Spritpreis: Bundesrat macht Weg vakant zu Händen Tankstellen-Preisregel

Einen Tag nach dem Bundestag hat auch der Bundesrat dem Maßnahmenpaket der Bundesregierung gegen hohe Spritpreise zugestimmt. Künftig dürfen in Deutschland Tankstellen nur noch einmal am Tag ihre Spritpreise erhöhen. Preissenkungen sind beliebig oft erlaubt.

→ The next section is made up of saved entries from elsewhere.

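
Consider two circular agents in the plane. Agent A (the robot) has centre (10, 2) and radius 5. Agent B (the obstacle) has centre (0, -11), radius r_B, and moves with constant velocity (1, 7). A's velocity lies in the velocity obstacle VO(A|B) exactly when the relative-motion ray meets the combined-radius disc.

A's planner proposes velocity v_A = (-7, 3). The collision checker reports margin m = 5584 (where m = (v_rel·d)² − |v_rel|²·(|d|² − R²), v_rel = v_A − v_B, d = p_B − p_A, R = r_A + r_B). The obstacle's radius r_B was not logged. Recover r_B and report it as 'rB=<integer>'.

m = 5584
d = (-10, -13);  v_rel = (-8, -4),  |v_rel|² = 80
v_rel×d = (-8)·(-13) − (-4)·(-10) = 64
since m = R²·80 − 64²:  R² = (4096 + 5584) / 80 = 121
R = √121 = 11  ⇒  r_B = 11 − 5 = 6

rB=6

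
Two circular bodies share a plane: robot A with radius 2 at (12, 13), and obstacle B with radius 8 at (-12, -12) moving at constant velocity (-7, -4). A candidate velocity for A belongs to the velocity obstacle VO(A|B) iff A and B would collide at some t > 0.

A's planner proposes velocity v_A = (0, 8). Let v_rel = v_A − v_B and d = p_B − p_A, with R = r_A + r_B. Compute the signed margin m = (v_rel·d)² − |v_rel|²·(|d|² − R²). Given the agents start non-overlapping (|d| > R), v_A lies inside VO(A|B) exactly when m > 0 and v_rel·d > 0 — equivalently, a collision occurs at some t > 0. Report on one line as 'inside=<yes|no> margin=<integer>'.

d = (-24, -25),  |d|² = 1201;  R = 2+8 = 10,  c = 1201−10² = 1101
v_rel = (7, 12),  |v_rel|² = 193;  v_rel·d = (7)·(-24) + (12)·(-25) = -468
193·t² + 936·t + 1101 = 0  ⇒  m = (-468)² − 193·1101 = 6531
m = 6531 > 0,  v_rel·d = -468 < 0  ⇒  outside

inside=no margin=6531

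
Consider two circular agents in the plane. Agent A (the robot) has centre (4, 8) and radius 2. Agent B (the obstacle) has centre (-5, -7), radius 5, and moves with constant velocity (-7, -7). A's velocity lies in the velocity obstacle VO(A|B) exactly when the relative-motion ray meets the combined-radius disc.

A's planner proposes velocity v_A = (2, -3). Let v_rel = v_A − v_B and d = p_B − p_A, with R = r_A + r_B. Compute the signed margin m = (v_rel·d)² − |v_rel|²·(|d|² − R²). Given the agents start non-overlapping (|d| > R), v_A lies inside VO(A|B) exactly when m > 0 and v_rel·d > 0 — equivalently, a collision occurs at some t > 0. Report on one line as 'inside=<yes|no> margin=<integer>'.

d = (-9, -15),  |d|² = 306;  R = 2+5 = 7,  c = 306−7² = 257
v_rel = (9, 4),  |v_rel|² = 97;  v_rel·d = (9)·(-9) + (4)·(-15) = -141
97·t² + 282·t + 257 = 0  ⇒  m = (-141)² − 97·257 = -5048
m = -5048 < 0,  v_rel·d = -141 < 0  ⇒  outside

inside=no margin=-5048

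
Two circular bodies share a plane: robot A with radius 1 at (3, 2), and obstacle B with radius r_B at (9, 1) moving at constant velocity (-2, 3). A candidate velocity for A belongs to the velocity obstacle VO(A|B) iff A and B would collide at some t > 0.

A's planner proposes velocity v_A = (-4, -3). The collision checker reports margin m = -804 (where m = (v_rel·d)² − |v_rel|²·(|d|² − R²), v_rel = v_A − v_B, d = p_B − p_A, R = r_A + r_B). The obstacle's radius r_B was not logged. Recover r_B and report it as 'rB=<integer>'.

m = -804
d = (6, -1);  v_rel = (-2, -6),  |v_rel|² = 40
v_rel×d = (-2)·(-1) − (-6)·(6) = 38
since m = R²·40 − 38²:  R² = (1444 + -804) / 40 = 16
R = √16 = 4  ⇒  r_B = 4 − 1 = 3

rB=3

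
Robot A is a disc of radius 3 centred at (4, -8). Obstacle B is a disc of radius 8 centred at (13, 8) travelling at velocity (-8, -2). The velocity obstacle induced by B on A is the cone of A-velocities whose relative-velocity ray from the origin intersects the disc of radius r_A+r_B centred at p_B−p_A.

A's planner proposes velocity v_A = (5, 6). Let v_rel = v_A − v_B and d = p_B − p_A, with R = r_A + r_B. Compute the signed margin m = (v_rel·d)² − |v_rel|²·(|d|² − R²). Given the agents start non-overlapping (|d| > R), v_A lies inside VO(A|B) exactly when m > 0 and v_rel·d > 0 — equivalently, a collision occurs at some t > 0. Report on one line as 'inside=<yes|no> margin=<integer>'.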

Mit dem Paket wird auch das Kartellrecht verschärft. Das Bundeskartellamt erhält mehr Befugnisse gegen überhöhte Preise. Unternehmen müssen künftig darlegen, dass Preissteigerungen sachlich gerechtfertigt sind. Dadurch soll es für das Kartellamt deutlich einfacher werden, gegen überhöhte Spritpreise vorzugehen.

Viele Länder kritisierten das Maßnahmenpaket des Bundes als nicht weitgehend genug. Bundesratspräsident Andreas Bovenschulte (SPD) warf den Mineralölkonzernen vor, den Krieg und ihre Marktmacht auszunutzen, um sich mit unangemessenen Übergewinnen die Taschen vollzumachen. „Das ist inakzeptabel und unanständig“, sagte der SPD-Politiker. Auch unter den Ländern gab es bei der Abstimmung keine Mehrheit für die Forderungen nach einem Preisdeckel oder einer Übergewinnsteuer.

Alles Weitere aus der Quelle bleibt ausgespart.